Descendre la rivière Puvirnituq

Située à 1 800 km au nord de Montréal, la rivière Puvirnituq est la plus septentrionale des rivières du Québec. Elle offre un contact direct avec la puissance brute des éléments et avec 30 000 km2 de bassin versant, elle est presque aussi grosse que la rivière George!

Prenant sa source tout près du parc national des Pingualuit, cette rivière de 420 km coule vers le sud-ouest pour atteindre la baie d’Hudson au 60e parallèle. Ajoutez à cela une température moyenne de sept degrés Celsius et des vents glacials qui soufflent « normalement » entre 40 et 50 km/h, c’est sans exagérer un terrain de jeu qui ne permet aucune erreur.   

L’objectif de notre voyage sur cette rivière est d’en faire le relevé et de produire un protocole de sécurité pour sa descente pour le compte du parc national des Pingualuit et de la communauté inuite de Kangiqsujuaq, afin d’évaluer le potentiel touristique de ce cours d’eau. La rivière Puvirnituq, avec les rivières Koroc et à l’Eau Claire, sont les trois seules rivières du Nunavik qui ont obtenu la cote de cinq étoiles dans le guide des parcours canotables du Québec et sont aujourd’hui au cœur de trois parcs nationaux récemment créés par Nunavik Parks. Cette cote de paysages de cinq étoiles est édifiante et signifie : « Scènes grandioses, parmi les plus belles du territoire québécois. Des paysages exceptionnels qui inspirent le respect et suscitent l'émerveillement. »

Partis de Kuujjuaq le 28 juin, nous sommes dans le parc national des Pingualuit depuis sept jours. En trois jours, nous avons avancé de seulement huit kilomètres. Le vent souffle toujours à 60 km/h, mais heureusement il ne pleut plus… il grêle! On est tous d’accord pour dire que ça n’a aucun bon sens de partir dans ces conditions, mais tannés d’être dans nos tentes, on décide quand même d’essayer. Deux heures plus tard, on se retrouve sur la glace en train de tirer notre canot, avec de la grêle en pleine figure. Pieds et mains gelés, on avance tranquillement sur la glace qui craque sous nos pieds. Vers 15 h, le vent tombe, ce qui nous permet d’avironner dans une bande d’eau libre sur les bords, pour faire les 22 km de lacs qu’il nous restait à franchir pour atteindre la rivière Puvirnituq à 22 h 30.

UNGAVA

« Nom inuit qui évoque le mystère, l’endroit où résident les Anciens, la terre où la fragilité de la vie fait contraste avec la dureté du climat. Ici on ne défie pas les éléments : on les respecte, sous peine d’y perdre la vie. Le visiteur qui possède l’humilité de l’âme, l’ouverture du cœur et la vitalité du corps sera choyé par la terre et par le ciel. À chaque coup d’aviron, à chaque instant dans l’attente d’un vent plus clément, à chaque fois que le soleil le bénira de sa courte présence, une parcelle de sagesse lui sera accessible. Au pays des aurores boréales où tout est au-dessus de la dimension humaine, les aventuriers d’occasion sont exclus. Ici n’est pas la place pour prouver quoi que ce soit. Les Inuits, gardiens de cet endroit, peuvent en témoigner. »

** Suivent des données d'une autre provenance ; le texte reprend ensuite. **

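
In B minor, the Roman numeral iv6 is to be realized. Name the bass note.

G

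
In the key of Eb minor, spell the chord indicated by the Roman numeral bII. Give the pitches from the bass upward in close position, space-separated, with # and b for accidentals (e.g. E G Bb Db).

Scale degree 2 in Eb minor is F; lowering it a half step gives Fb. bII is the Neapolitan chord — a major triad on the lowered second degree.
So the chord is Fb-Ab-Cb.

Fb Ab Cb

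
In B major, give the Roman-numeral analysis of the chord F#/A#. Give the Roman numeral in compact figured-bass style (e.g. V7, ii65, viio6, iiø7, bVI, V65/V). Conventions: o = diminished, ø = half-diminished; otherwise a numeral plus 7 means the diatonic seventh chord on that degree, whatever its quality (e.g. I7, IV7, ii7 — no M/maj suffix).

Stacked in thirds the chord is F#-A#-C#: a major triad on F#.
F# is scale degree 5 in B major, and a major triad on that degree is written V.
With A# in the bass the chord is in first inversion, so the figured bass is 6.

V6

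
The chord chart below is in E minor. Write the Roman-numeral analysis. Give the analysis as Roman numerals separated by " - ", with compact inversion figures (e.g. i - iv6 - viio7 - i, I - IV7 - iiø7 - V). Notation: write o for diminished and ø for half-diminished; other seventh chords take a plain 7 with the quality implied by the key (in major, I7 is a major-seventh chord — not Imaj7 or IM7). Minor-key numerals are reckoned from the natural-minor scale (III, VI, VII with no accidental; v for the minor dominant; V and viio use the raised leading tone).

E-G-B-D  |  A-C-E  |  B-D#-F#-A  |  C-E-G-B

E-G-B-D: root E is the tonic; minor seventh chord there is i7.
A-C-E: minor triad on A = scale degree 4 → iv.
B-D#-F#-A: root B is the dominant; dominant seventh chord there is V7.
C-E-G-B has root C, degree 6 in E minor, so VI7.

i7 - iv - V7 - VI7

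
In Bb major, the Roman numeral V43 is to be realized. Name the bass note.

C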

– Extrait du guide des parcours canotables du Québec (FQCK).

Enfin les lacs sont derrière nous, mais demain c’est la section la plus technique de la rivière qui nous attend. Étant seuls ici, voyageant dans notre canot duo, on n’a vraiment aucun droit à l’erreur.

La pente moyenne des soixante premiers kilomètres est de 0,3%, incluant une section de 8 km à 0,6%, ce qui se traduit par une suite de gros rapides continus. Cette première section de la Puvirnituq coule dans un magnifique canyon de 120 mètres. Par chance, le temps est superbe et les berges nous permettent de reconnaître en sécurité tous les rapides. Entourés de falaises et de pentes encore à moitié enneigées, on écoute le cri des faucons qui virevoltent dans cet environnement grandiose.

Après la section de gros rapides, on monte le versant pour aller voir un ancien support à kayak dont Avataq, l’institut culturel inuit, nous a donné les coordonnées. Cet ancien campement était utilisé par les Inuits pour réparer leurs kayaks.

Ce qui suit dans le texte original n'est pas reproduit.